Editors’ note: In this archival piece, Good Authority contributor Jessica F. Green explains the latest developments in carbon markets, which allow countries and companies to pay to offset their carbon emissions. This analysis was previously published in the Washington Post in November 2022, as the COP27 climate conference got underway.
As countries gather in Sharm el-Sheikh next week for the COP27 climate conference, slow progress on promises from the 2015 Paris Agreement has prompted growing alarm. The national emissions pledges to date, experts warn, won’t be able to limit global warming to 1.5 degrees Celsius (2.7F) — and governments aren’t even fully implementing those pledges.
Despite the underwhelming incrementalism of the, one part of the global climate regime continues to gain steam: carbon markets. Article 6 of the Agreement created two new market-based mechanisms to help countries achieve their national pledges. The first, a global emissions offset mechanism, allows countries and private entities to pay for carbon offsets elsewhere and count them toward their own emissions reductions.
The second mechanism, known as internationally traded mitigation outcomes (ITMOs), allows countries to trade reductions bilaterally. Carbon markets might appear an elegant solution, but they’re exceedingly difficult to implement well and have a very mixed record on actually reducing emissions.

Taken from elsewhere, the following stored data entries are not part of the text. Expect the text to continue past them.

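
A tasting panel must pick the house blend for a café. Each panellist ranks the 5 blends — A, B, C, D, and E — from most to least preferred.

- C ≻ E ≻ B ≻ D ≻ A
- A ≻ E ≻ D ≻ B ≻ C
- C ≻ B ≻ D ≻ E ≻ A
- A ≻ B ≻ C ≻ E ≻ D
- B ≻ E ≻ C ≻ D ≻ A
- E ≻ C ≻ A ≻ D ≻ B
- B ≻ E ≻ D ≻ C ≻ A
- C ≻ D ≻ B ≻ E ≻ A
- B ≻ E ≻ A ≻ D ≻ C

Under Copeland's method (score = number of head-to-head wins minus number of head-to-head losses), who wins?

Pairwise results:
  A vs B: B wins 6–3.
  A vs C: C wins 6–3.
  A vs D: D wins 5–4.
  A vs E: E wins 7–2.
  B vs C: B wins 5–4.
  B vs D: B wins 6–3.
  B vs E: B wins 6–3.
  C vs D: C wins 6–3.
  C vs E: E wins 5–4.
  D vs E: E wins 7–2.
Copeland scores (wins − losses):
  A: 0 − 4 = -4
  B: 4 − 0 = 4
  C: 2 − 2 = 0
  D: 1 − 3 = -2
  E: 3 − 1 = 2
B has the best Copeland score.

B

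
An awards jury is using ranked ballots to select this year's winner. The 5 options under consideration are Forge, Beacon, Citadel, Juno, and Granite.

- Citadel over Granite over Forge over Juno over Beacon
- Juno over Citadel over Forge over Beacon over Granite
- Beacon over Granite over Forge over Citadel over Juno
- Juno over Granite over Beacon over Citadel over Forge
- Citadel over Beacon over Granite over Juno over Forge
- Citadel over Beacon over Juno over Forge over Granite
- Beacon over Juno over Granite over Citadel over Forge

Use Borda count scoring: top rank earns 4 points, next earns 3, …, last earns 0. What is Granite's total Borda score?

13

Borda scores:
  Forge: 2 + 2 + 2 + 0 + 0 + 1 + 0 = 7
  Beacon: 0 + 1 + 4 + 2 + 3 + 3 + 4 = 17
  Citadel: 4 + 3 + 1 + 1 + 4 + 4 + 1 = 18
  Juno: 1 + 4 + 0 + 4 + 1 + 2 + 3 = 15
  Granite: 3 + 0 + 3 + 3 + 2 + 0 + 2 = 13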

Carbon trading is complex in practice
The economic logic of carbon markets is simple: Trading allows reductions to occur where they are cheapest, maximizing efficiency. In practice, however, there are many challenges.
The offset mechanism will be administered by the U.N. Framework Convention on Climate Change (UNFCCC), through a Supervisory Body of experts that’s currently creating its governance structures. As with its predecessor, the Clean Development Mechanism, the new offset mechanism will outsource certification of offset projects to third parties.

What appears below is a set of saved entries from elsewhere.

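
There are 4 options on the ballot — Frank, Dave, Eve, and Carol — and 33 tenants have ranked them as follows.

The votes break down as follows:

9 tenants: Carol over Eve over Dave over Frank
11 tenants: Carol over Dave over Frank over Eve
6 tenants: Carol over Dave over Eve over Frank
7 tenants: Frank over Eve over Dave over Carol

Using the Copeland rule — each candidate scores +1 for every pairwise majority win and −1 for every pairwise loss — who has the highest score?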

The bilateral trading mechanism is much more of a work in progress. The Paris Agreement rule book provides guidance, but not enforcement, about how countries should carry out these collaborative efforts. Currently, a number of countries are piloting projects through bilateral agreements.
Double counting was a big sticking point in negotiating the Article 6 rules. In theory, nations will use “corresponding adjustments” to ensure that only one nation can claim the reductions against their Paris pledge. Yet questions remain about how to implement corresponding adjustments over time — and when they will be applied, given that countries’ pledges have different timelines and end dates.

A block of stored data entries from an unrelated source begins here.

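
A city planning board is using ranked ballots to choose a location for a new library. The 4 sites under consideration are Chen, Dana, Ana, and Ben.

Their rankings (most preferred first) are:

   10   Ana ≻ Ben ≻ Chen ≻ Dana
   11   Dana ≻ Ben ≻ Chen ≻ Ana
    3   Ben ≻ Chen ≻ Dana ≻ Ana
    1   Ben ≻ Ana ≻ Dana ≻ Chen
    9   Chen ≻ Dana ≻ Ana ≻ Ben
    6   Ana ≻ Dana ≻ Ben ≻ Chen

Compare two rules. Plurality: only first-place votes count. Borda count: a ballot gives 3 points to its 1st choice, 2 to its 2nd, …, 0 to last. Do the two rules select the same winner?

No

Plurality first-place counts: Chen 9, Dana 11, Ana 16, Ben 4 → Ana.
Borda totals: Chen 54, Dana 67, Ana 59, Ben 60 → Dana.
The two rules disagree: plurality picks Ana, Borda picks Dana.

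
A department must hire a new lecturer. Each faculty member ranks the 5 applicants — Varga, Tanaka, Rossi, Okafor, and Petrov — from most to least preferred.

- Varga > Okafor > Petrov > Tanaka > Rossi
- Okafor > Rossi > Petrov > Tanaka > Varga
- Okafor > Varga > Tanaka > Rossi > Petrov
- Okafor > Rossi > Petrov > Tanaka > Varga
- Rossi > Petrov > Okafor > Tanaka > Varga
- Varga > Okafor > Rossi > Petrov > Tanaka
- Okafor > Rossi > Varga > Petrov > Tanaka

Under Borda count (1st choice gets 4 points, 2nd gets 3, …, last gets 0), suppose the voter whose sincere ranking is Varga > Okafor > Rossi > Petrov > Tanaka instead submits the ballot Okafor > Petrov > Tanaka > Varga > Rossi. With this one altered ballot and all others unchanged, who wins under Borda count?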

A second unknown is how the voluntary carbon market might figure in these new markets, especially the offset market. Created primarily by NGOs, this market, separate from government-created “compliance” markets, allows firms to buy offsets to reduce their emissions.
Many companies have now pledged to go net zero — reducing their emissions and balancing any remainder through carbon removals or offsets. This has created a soaring demand for offsets in the voluntary market, which quadrupled in value in 2021. But there are serious concerns about the quality of these offsets — do they represent true reductions, or clever accounting?
The voluntary market has been integrated into public regulations in limited ways — though it’s yet unclear what role it might have under Article 6. The Supervisory Body hasn’t decided on which offset methodologies will be used, but preliminary language leaves the door open for drawing from the voluntary market.
A handful of governments allow companies to use private offsets to meet regulatory requirements. More recently, countries decided that some offsets from the voluntary market can be used to meet the goal of the aviation emissions agreement, which aims to make the aviation industry carbon neutral from 2027. As a result of these new demands for offsets, the global voluntary market is now valued at around $2 billion.
Problems with carbon markets aren’t new
Governments, nongovernmental organizations and companies now have about a quarter-century of experience in carbon trading — yet several problems persist. To date the record is very mixed, showing the limited ability of these markets to produce significant reductions.
First, quantifying offset reductions has been problematic from the start. Carbon offsets require estimating the absence of emissions based on a hypothetical counterfactual. Offset projects ask: how much CO2 (or other greenhouse gas) would have been emitted without this project? While there are methodologies that standardize these estimation exercises, critics repeatedly point out that both the voluntary and compliance offset markets fail to produce emissions reductions that are truly “additional” — i.e., reductions that would not have occurred in the absence of the project. Studies suggest that the reductions produced by the Clean Development Mechanism, the predecessor and model for the new offset mechanism, are vastly overestimated. Even Pope Francis voiced concerns, noting that carbon markets “can lead to a new form of speculation which would not help reduce the emission of polluting gases worldwide.”
Second, thus far, emissions trading has limited effects on reductions. The innovation in Article 6 is that countries get to decide how to create the “allowances” that they trade. Yet emissions trading is hardly an engine for decarbonization. Existing efforts to pay developing nations to keep forests standing have been criticized for overestimating reductions, for example. And even in the developed world, reductions tend to come from incremental measures such as fuel switching or efficiency improvements rather than weaning off fossil fuels. The recent U.S. moves to invest in green industrial policy through the Inflation Reduction Act might serve as a model for other countries, but many international organizations beyond the UNFCCC continue to advocate for pricing carbon as a key solution to climate change.
Third, the voluntary offset market is under regulated. It preceded the Clean Development Mechanism by about a decade, and has been plagued with consistent concerns about low-quality offsets, which don’t deliver additional reductions because of problems with measurement, permanence or leakage. Nature-based offsets, such as forests or grasslands, can be destroyed through fire or drought — instantly erasing any reductions. Or, an offset project can simply shift emitting activities somewhere else, beyond the project’s boundaries (the leakage problem). While there have been multiple efforts to improve offset quality, these have come from within the voluntary market itself. Given the incentives of private standard-setters to boost demand and maintain market share, there are legitimate concerns about whether self-regulation is feasible.
Despite these hard truths, Article 6 ensures that carbon markets will probably continue to expand, particularly with the voluntary market available as a ready-made backstop — or potential addition — to the current multilateral mechanisms. Thus, even if COP27 produces more “blah blah blah,” as climate activist Greta Thunberg said dismissively, carbon markets are poised to grow. Unfortunately, they have not yet delivered the rapid emissions reductions that the global climate crisis requires.